A bill for Gascoigne's naturalisation was read a first time in the House of Lords on 26 June 1661, but was not further proceeded with. On October of that year he received some royal grants; and a patent of denization in the name of Sir Bernard Gascoigne of Florence (he was knighted). In October 1662 he had another royal grant in lieu of his pension, and further moves were made to see he had payment.

==Return to Italy==
Gascoigne was given a pass to Tuscany for himself, his servants, and nine horses, on 4 January 1664. In 1664 he wrote from Florence to Secretary Henry Bennet, about an intelligence contact at Venice, a year, and suggesting Vittorio Siri as a source on the French court. When Sir John Finch went to Florence in 1665 as English minister, he was entertained in Gascoigne's house.

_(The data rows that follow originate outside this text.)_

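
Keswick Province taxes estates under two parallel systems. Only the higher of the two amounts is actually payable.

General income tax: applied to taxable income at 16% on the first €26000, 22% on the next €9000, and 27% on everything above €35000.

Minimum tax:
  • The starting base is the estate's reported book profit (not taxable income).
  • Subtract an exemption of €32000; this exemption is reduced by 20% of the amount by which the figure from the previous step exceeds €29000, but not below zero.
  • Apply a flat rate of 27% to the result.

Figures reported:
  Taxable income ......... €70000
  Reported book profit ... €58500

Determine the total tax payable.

€15590

General income tax:
  €26000 × 16% = €4160
  €9000 × 22% = €1980
  €35000 × 27% = €9450
  → €15590

Minimum tax:
  Base (reported book profit): €58500
  Exemption: €32000 − 20% × (€58500 − €29000) = €32000 − €5900 = €26100
  Base: €58500 − €26100 = €32400
  €32400 × 27% = €8748

€15590 > €8748, so the general income tax governs.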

==Second period in England==
Gascoigne had a pass to return to England on 11 March 1667, and on 20 June 1667 he was admitted a Fellow of the Royal Society of London. He was the main contact for Paolo Falconieri and Lorenzo Magalotti on their scientific visit to London, later that year.

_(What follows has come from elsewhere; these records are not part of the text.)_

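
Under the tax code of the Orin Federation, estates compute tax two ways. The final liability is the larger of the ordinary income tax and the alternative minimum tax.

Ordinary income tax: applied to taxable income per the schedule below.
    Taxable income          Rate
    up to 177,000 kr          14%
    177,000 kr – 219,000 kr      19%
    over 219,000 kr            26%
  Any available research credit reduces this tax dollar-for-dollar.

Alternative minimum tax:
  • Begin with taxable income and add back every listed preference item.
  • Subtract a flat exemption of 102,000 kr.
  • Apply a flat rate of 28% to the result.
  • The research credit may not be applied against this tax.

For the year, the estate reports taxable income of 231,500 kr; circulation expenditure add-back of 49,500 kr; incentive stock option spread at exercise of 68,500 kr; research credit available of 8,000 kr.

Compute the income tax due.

69,300 kr

Alternative minimum tax:
  Adjusted income: 231,500 kr + 49,500 kr + 68,500 kr = 349,500 kr
  Less exemption 102,000 kr → base 247,500 kr
  247,500 kr × 28% = 69,300 kr

Ordinary income tax:
  177,000 kr × 14% = 24,780 kr
  42,000 kr × 19% = 7,980 kr
  12,500 kr × 26% = 3,250 kr
  → 36,010 kr
  Less research credit 8,000 kr → 28,010 kr

69,300 kr > 28,010 kr, so the alternative minimum tax is the binding amount.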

A royal warrant was issued for the assignment of the yearly pension granted to him in 1663. Gascoigne was in constant attendance on Cosimo, Prince of Tuscany, during his visit to England in 1669. In the following year he took part in a frolic at Audley End, where the queen, the Duchess of Richmond, and the Duchess of Buckingham disguised themselves as country lasses and went to see the fair.

==Mission to Vienna==
In 1672 Gascoigne was sent to Vienna as English envoy to conduct the negotiations for a marriage of James, Duke of York with Claudia Felicitas of Austria, daughter of Ferdinand Charles, Archduke of Austria. Eventually the negotiations were broken off, and in May 1673 orders were sent to Gascoigne to take his leave from the court.

==Death==
Gascoigne received two sums from the royal bounty in 1686. He died in the Haymarket, in the parish of St Martin-in-the-Fields, London, on 10 January 1687.

==Works==
Gascoigne wrote:
- Relazione della Storia d' Inghilterra del mdcxlvii, scritta dal Colonello e Residente in Londra Bernardino Guasconi ed inviata a Ferdinando II in Firenze; published Florence, 1886, with a brief notice of the author by Gargano T. Gargani.
- A Description of Germany: its Government, Manner of Assembling Diets, Ceremony of Electing and Crowning the King of the Romans: as also an Account of their present Imperial Majesties Houshold. This was sent to Charles II in 1672, when Gascoigne was envoy at Vienna. It was printed in Tom Brown's Miscellanea Aulica, or a Collection of State Treaties, London, 1702.